Он покорно лежал на спине. Рядом на коленях стоял Муня, касаясь ладонью его груди. Кончив, тот закрыл глаза и отвернулся. Муня тоже отвернулся.

Грянул выстрел, тело дернулось, обшлаг рукава и кисть облило — если, как Муня, не смотреть, то вроде бы горячим супом.
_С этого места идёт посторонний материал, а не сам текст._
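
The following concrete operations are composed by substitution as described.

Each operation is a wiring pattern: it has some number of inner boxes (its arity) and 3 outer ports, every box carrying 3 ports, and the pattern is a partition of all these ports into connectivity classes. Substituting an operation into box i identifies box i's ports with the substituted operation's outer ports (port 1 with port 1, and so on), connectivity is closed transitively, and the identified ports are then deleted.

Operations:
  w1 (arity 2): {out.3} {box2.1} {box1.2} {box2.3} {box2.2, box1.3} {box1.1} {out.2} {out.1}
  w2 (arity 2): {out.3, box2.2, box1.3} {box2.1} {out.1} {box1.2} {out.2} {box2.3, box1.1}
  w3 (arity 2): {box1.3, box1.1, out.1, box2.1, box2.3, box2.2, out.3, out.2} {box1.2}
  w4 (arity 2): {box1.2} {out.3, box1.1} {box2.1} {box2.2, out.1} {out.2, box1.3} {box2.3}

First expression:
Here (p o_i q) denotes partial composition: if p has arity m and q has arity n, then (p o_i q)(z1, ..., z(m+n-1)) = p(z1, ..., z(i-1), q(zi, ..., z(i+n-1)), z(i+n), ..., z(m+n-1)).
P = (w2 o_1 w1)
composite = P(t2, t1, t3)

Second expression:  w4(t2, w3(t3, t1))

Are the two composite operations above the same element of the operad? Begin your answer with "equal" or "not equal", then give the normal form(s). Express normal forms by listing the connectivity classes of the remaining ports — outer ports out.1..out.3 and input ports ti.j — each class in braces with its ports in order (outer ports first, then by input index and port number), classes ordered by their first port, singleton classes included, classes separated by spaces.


not equal: they reduce to {out.1} {out.2} {out.3, t3.2} {t1.1} {t1.2, t2.3} {t1.3} {t2.1} {t2.2} {t3.1} {t3.3} and {out.1, t1.1, t1.2, t1.3, t3.1, t3.3} {out.2, t2.3} {out.3, t2.1} {t2.2} {t3.2}

Reducing the first expression gives {out.1} {out.2} {out.3, t3.2} {t1.1} {t1.2, t2.3} {t1.3} {t2.1} {t2.2} {t3.1} {t3.3}
Reducing the second expression gives {out.1, t1.1, t1.2, t1.3, t3.1, t3.3} {out.2, t2.3} {out.3, t2.1} {t2.2} {t3.2}
The normal forms differ: not equal.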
Пистолет он сунул в карман — достался бесплатно (в свое время в Барселоне один знакомый анархист предлагал ему такой же, но стоил он баснословных денег — на них можно было купить, наверное, сто «эстрелл»).

Вытерев руку о брюки сзади — о поясницу, — Муня перевел взгляд на толпу: повставали, даже построились, держа по-прежнему свой полукилометровый поводок (если все вместе, то «держа», если каждый порознь, то «держась»), и мучаются небось вопросом, болезные: что же снаружи?

Это его слова: нет большего счастья, чем нести свободу рабам. Как никогда он близок к вожделенному мигу — к тому, чтобы прошептать: остановись, мгновенье, ты — прекрасно! Сейчас он сорвет бинты с одного, с другого. Окрестные холмы огласятся ликующими возгласами. Прозрев сами, люди несут радостную весть тем, кто о ней еще не знает: «Эй, Хаиме (Мануэль, Рамон, Педро)! Что ты стоишь как чурбан — долой повязку с глаз! Это неправда, мы не слепые!» Они сдирали с себя бинты, жмурились, вопили не своими голосами… Но что, какие слова? «Да здравствует зрение»? Может быть, «Слава Муне»?

В этом взрыве чувств Мунина персона затеряется, он сделается одним из них — слепыми они его не видели и, прозревши, не узнают. Стой. Снова зачехленных глаз уже не будет.

Подумай прежде.

Вот они — пока еще такие, какие они есть. Потом вспять не повернешь. А ведь их надо вывести отсюда. Да, это бесспорно. Сперва их надо вывести отсюда.

Он набрасывает на плечи ремень — а кажется уже, что взвалил на спину всех — всех-всех, сколько б их ни было здесь, этих несчастных рабов, которых предстояло ему повести за собой.

(…Ich unglückseliger Atlas          …die ganze Welt der Schmerzen muss ich tragen… ich trage Unerträgliches… [49] )

Груз тяжкий, спору нет, но и Атлантом осознавать себя — чувство ни с чем не сравнимое.

Прежде чем тронуться, Муня замечает что-то под ногами: будильник… Он поднял его. Повертел, поколебался — и повесил себе на шею.